L'évêque de Genève, qui connaissait le nom, l'esprit, la fortune, la piété célèbre déjà de la jeune veuve, s'était empressé de donner à madame Guyon la direction, à Gex, d'un couvent de jeunes filles converties, par ses soins, du schisme de Calvin. Madame Guyon avait demandé, pour supérieur de son monastère, le père Lacombe, qu'elle avait connu à Paris avant son mariage.

L'intimité de la veuve et du religieux, consacrée par la communauté de séjour et de piété, s'était exaltée jusqu'à l'extase. L'imagination enflammée de la femme avait bientôt dépassé celle du religieux. Ce commerce mystique avait paru suspect aux hommes simples. L'évêque s'en était ému; il avait relégué le religieux disgracié à Thonon, autre petite ville de son diocèse.

Madame Guyon n'avait pas tardé d'y suivre son ami spirituel. Retirée à Thonon, dans un couvent d'Ursulines, elle entretenait avec le père Lacombe des relations extatiques qui maintenaient son empire sur son esprit faible, asservi et charmé. De là elle alla répandre ses effusions d'amour pour Dieu à Grenoble. Enfin, espérant trouver de l'autre côté des Alpes l'imagination italienne plus inflammable au feu de ses nouvelles doctrines, elle envoya son disciple Lacombe prêcher sa foi à Verceil, en Piémont, et l'y suivit encore. Elle erra ainsi avec lui pendant plusieurs années de Gex à Thonon, à Grenoble, à Verceil, à Turin et à Lyon, laissant partout le monde indécis entre l'admiration et le scandale.

XIX

Au retour de ce long pèlerinage, madame Guyon fit imprimer à Lyon une explication du Cantique des cantiques de Salomon, et quelques autres écrits sur la contemplation.

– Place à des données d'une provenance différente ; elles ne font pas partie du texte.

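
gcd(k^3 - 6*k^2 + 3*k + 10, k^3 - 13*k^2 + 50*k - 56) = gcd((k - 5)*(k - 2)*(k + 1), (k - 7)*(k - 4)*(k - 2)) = k - 2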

Ces doctrines, renouvelées de Platon et des premiers contemplateurs chrétiens, consistaient à recommander aux âmes pieuses, comme type de perfection, un amour de Dieu pour lui-même, désintéressé de toute récompense comme de toute crainte. L'Église s'émut de ces doctrines. Madame Guyon et le père Lacombe, qui venait de rentrer à Paris, furent arrêtés. Le religieux, interrogé, jeté à la Bastille, fut enfin renfermé au château de Lourdes, dans les Pyrénées, pour y languir pendant de longues années d'expiation. Madame Guyon, enfermée de son côté dans un monastère de la rue Saint-Antoine, subit les interrogatoires sévères de l'Église, et se lava victorieusement de toutes les accusations de scandale et d'impiété. Elle devint l'édification du couvent qui lui servait de prison. Madame de Maintenon, intercédée en sa faveur, lui fit rendre la liberté. Madame Guyon courut rendre grâces à sa libératrice qui, subissant la fascination générale, la rapprocha d'elle comme un foyer de piété, d'éloquence et de grâce. Elle l'introduisit à Saint-Cyr, maison où elle avait rassemblé l'élite des jeunes filles nobles du royaume. Ce fut là que Fénelon rencontra madame Guyon. La conformité de tendresse et d'exaltation de ces deux âmes également religieuses, ne tarda pas à établir entre Fénelon et madame Guyon un commerce spirituel où il n'y eut de séduction que la piété et de séduit que l'enthousiasme.

XX

Cependant le bruit des nouveautés qui couvaient à Saint-Cyr et à Versailles entre madame Guyon et l'abbé de Fénelon et qui ravissaient les âmes ardentes, était parvenu à l'archevêque de Paris, à Bossuet et à l'évêque de Chartres, directeur de madame de Maintenon.

Ces trois prélats dénoncèrent Fénelon comme fauteur dangereux d'idées inexpérimentées ou téméraires, qu'il fallait, pour la paix de la religion, éloigner du roi et de son petit-fils.

Bourdaloue, orateur célèbre et vénéré de la chaire, consulté sur ces doctrines, répondit avec la même austérité. «Le silence sur ces matières, dit-il dans sa lettre, est le meilleur gardien de la paix. Il n'en faut parler que dans le secret de la confidence avec ses directeurs spirituels.» La sourde conspiration des esprits sévères couva ainsi contre Fénelon longtemps avant d'éclater.